Un enlèvement.


A cette époque ma mère était en instance de divorce et la garde des enfants lui avait été confiée. Donc, nous habitions avec elle, ou plus exactement, avec elle chez son père, René de Pont-Jest. Mais tous les dimanches, nous déjeunions, mon frère et moi, chez notre grand-mère paternelle, qui habitait au Port-Royal. Une servante nous y conduisait à midi, et c'était le frère de mon père qui nous ramenait vers cinq heures à notre mère.
Un certain dimanche, dont je me souviens avec une étonnante précision, il se passa ceci.
Nous étions arrivés, mon frère et moi, depuis déjà quelques minutes chez notre grand-mère, lorsque mon père entra. Je le revois tel qu'il était exactement ce jour-là. Il portait la barbe et la moustache, et il avait un pardessus macfarlane à carreaux. Il nous embrassa, nous regarda longuement tous les deux, puis il dit:
- Je sais que Jean n'a pas été sage cette semaine... aussi c'est avec Sacha que je vais chercher des gâteaux pour le dessert!
On pouvait toujours dire que le pauvre petit Jean n'avait pas été sage. Pourtant il l'embrassa de nouveau, puis, prenant la main que je lui tendais, il m'emmena
Un fiacre découvert attendait à la porte. sur la banquette, il y avait trois ou quatre livres dont la couverture était jaune.
Je me revois dans ce fiacre, assis à côté de mon père. Ma fierté d'avoir été choisi par lui n'allait pas sans une certaine inquiétude, je dois le dire. D'où me venait cette inquiétude ? De son émotion, sans doute.
Je lui avais indiqué du doigt la première pâtisserie devant laquelle nous étions passés. Il m'avait dit :
- Non, pas celle-là.
Cinq minutes plus tard, je lui indiquai une autre.

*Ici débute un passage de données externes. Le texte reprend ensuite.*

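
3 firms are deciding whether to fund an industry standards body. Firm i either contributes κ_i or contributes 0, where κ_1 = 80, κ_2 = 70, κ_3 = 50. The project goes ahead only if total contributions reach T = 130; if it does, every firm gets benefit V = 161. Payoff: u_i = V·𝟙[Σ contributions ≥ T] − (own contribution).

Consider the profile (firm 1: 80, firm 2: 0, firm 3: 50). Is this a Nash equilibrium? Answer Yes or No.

Total = 130 ≥ 130: provided.
Firm 1 (pledges 80, payoff 81): dropping to 0 → total 50, payoff 0. No gain.
Firm 2 (pledges 0, payoff 161): pledging 70 → total 200, payoff 91. No gain.
Firm 3 (pledges 50, payoff 111): dropping to 0 → total 80, payoff 0. No gain.

Yes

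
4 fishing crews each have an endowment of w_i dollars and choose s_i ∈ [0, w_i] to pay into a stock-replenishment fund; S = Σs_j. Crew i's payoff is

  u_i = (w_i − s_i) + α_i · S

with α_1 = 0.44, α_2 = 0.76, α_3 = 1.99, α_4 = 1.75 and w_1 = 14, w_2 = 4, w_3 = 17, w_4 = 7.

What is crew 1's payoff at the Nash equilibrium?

24.56

∂u_i/∂s_i = α_i − 1, so crew i contributes w_i if α_i > 1, else 0.
α_i > 1 for i ∈ {3, 4}; NE contributions (0, 0, 17, 7), S = 24.
u_1 = (14 − 0) + 0.44·24 = 24.56.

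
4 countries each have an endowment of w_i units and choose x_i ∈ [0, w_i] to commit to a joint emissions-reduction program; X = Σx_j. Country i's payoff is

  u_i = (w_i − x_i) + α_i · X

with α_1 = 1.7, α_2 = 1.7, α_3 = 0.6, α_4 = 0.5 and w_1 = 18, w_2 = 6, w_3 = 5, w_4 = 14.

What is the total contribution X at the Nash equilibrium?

∂u_i/∂x_i = α_i − 1, so country i contributes w_i if α_i > 1, else 0.
α_i > 1 for i ∈ {1, 2}; NE contributions (18, 6, 0, 0), X = 24.

24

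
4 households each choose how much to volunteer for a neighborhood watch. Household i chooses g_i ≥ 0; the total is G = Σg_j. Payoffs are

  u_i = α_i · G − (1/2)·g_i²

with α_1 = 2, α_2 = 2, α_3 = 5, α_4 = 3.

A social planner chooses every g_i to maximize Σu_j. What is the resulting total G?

Planner FOC: ∂(Σu_j)/∂g_i = (Σα_j) − g_i = 0, so g_i^SO = Σα_j = 12 for every i; G^SO = 48.

48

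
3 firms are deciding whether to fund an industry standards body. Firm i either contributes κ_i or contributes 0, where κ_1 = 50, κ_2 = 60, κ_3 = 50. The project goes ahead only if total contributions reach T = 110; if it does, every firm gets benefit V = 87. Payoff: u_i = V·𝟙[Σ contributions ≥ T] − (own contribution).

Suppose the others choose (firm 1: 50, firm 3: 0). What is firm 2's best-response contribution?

Others' total = 50. Contributing 60 brings total to 110 ≥ 110: gain V − κ_2 = 27.
Best response: 60.

60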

- Non dans celle-là non plus, les gâteaux ne sont pas bons. Plus loin, il y en a une bien meilleure.
(...)
Où il m'emmenait-il ?
Il ne m'emmenait pas. Il m'enlevait.
Il retournait à Saint-Pétersbourg pour sa dernière saison d'hiver - et c'était affreusement cruel ce qu'il faisait, bien sûr, puisque ma mère allait rester huit mois sans me revoir. Mais qu'on ne me demande pas de regretter d'avoir été pendant ce temps plus aimé, choyé, chéri qu'aucun autre enfant peut-être ne le fut !

Sacha Guitry, Si j'ai bonne mémoire.